Abstract:
Intra-abdominal hypertension (IAH) and abdominal compartment syndrome (ACS) have
been increasingly recognized in the critically ill over the past decade. The wide variety of definitions
leads to confusion and difficulty in daily activity. Goal of study: Elucidate the leading causes of IAH
in intensive care unit and the systemic effects of elevated intraabdominal pressure. Materials and
methods: The study included 22 patients who had monitored intraabdominal pressure, the total number of measuring being 33. The average age of patients was 53,9. The patient’s severity state was
quantified by APACHE II score, the average being 15,9. The measurement of intra-abdominal
pressure (IAP) was performed by indirect method - urinary bladder pressure measurement. Results:
The leading causes of IAH were: intraperitoneal surgical pathology in 68% (n=15), retroperitoneal
pathology in 27%(n=6) and one case of ventral hernia cure complicated by IAH. The average of IAP
was 15,58 mmHg, the highest value was recorded at the patients with retroperitoneal pathology.

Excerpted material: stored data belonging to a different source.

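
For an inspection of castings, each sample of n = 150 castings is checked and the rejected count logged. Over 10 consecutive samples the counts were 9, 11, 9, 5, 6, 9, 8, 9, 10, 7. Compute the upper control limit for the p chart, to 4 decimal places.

p̄ = Σdᵢ / (k·n) = 83 / (10 × 150) = 0.05533
UCL = p̄ + 3·√(p̄(1−p̄)/n) = 0.05533 + 3 × √(0.05533×0.94467/150) = 0.05533 + 3 × 0.01867 = 0.11134

0.1113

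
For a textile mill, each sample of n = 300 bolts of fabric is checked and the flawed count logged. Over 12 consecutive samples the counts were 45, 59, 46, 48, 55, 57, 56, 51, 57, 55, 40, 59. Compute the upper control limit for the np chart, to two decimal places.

72.05

p̄ = Σdᵢ / (k·n) = 628 / (12 × 300) = 0.17444
UCL = np̄ + 3·√(np̄(1−p̄)) = 52.3333 + 3 × √(52.3333×0.82556) = 52.3333 + 3 × 6.5730 = 72.0523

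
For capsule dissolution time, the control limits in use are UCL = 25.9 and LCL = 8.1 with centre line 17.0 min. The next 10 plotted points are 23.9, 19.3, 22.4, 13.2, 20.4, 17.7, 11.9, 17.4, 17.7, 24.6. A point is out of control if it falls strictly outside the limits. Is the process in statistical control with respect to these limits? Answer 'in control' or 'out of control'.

All 10 points lie within [8.1, 25.9].

in control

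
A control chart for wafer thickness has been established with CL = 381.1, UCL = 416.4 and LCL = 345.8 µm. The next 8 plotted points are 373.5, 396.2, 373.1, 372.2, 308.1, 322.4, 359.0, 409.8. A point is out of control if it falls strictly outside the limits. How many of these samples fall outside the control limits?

Compare each point to [345.8, 416.4]: sample 5 = 308.1 < LCL; sample 6 = 322.4 < LCL.

2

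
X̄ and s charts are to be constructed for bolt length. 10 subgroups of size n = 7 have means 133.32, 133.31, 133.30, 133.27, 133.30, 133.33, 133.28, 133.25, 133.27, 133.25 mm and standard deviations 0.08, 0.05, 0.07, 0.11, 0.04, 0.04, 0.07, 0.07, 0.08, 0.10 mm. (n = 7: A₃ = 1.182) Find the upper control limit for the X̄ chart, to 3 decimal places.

X̄̄ = (133.32 + 133.31 + 133.30 + 133.27 + 133.30 + 133.33 + 133.28 + 133.25 + 133.27 + 133.25) / 10 = 133.2880
s̄ = (0.08 + 0.05 + 0.07 + 0.11 + 0.04 + 0.04 + 0.07 + 0.07 + 0.08 + 0.10) / 10 = 0.0710
UCL = X̄̄ + A₃·s̄ = 133.2880 + 1.182 × 0.0710 = 133.3719

133.372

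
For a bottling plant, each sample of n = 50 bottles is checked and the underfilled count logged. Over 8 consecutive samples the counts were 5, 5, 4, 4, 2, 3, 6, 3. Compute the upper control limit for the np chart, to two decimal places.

9.75

p̄ = Σdᵢ / (k·n) = 32 / (8 × 50) = 0.08000
UCL = np̄ + 3·√(np̄(1−p̄)) = 4.0000 + 3 × √(4.0000×0.92000) = 4.0000 + 3 × 1.9183 = 9.7550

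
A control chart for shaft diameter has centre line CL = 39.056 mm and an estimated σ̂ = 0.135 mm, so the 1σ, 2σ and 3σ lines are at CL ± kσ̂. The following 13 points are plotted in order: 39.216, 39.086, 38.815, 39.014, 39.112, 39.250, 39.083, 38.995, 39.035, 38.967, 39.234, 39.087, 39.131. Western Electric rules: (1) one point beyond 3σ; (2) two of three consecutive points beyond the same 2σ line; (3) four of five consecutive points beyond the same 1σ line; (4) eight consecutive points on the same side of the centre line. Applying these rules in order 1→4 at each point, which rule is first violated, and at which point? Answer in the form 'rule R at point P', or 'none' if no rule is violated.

Zone of each point (C = within 1σ̂, B = 1σ̂–2σ̂, A = 2σ̂–3σ̂, * = beyond 3σ̂; sign = side of CL): 1:+B, 2:+C, 3:-B, 4:-C, 5:+C, 6:+B, 7:+C, 8:-C, 9:-C, 10:-C, 11:+B, 12:+C, 13:+C
No rule fires across all 13 points.

none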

Carrying on analysis of systemic effects of IAH was marked tachypnea at the patients whose IAP
exceeded the value of 15mmHg. Signs of pulmonary shunt was found in 84,85% cases, the ratio of
Pa02/PA02 being 0,47. Comparing LAP values at the patients who had signs of pulmonary shunt and
competitor group was noted a negligible difference. At the patients with IAH was noted a slight
tendency to tachycardia, the average heart rate being 93.64±15.91 per min. False high values of
central venous pressure (CVP) have been recorded at the patients whose IAP exceeded the value of
20mmHg. The average level of serum creatinine in the single group was 111,44 pmol/dl. Higher
serum creatinine values were recorded at the patients with increased values of IAP as impairment of
kidney function. Discussion and conclusions: Abdominal hypertension is a more common
phenomenon in intensive care unit than seems to be at first sight. Causes leading to elevated
intraabdominal pressure are diverse, but unified according to certain principles can be separated into 3
anatomical large groups: intraperitoneal, retroperitoneal pathology and those related to abdominal
wall. Elevated intraabdominal pressure has systemic reflexion. Prevalence of pulmonary shunt at the
patients with IAP<15 mm Hg versus those with IAP>15mmHg can be explained by other origins than
intraabdominal hypertension when IAP value doesn’t exceed 20mmHg. Hemodynamic effects are
manifested by high false CVP value, which is a surrogate of preload and reflects indirect volemic
state. Intra-abdominal pressure less than 20mmHg had minimal systemic effects while IAP exceeding
20mmHg is responsible for the compromising of at least one organ system.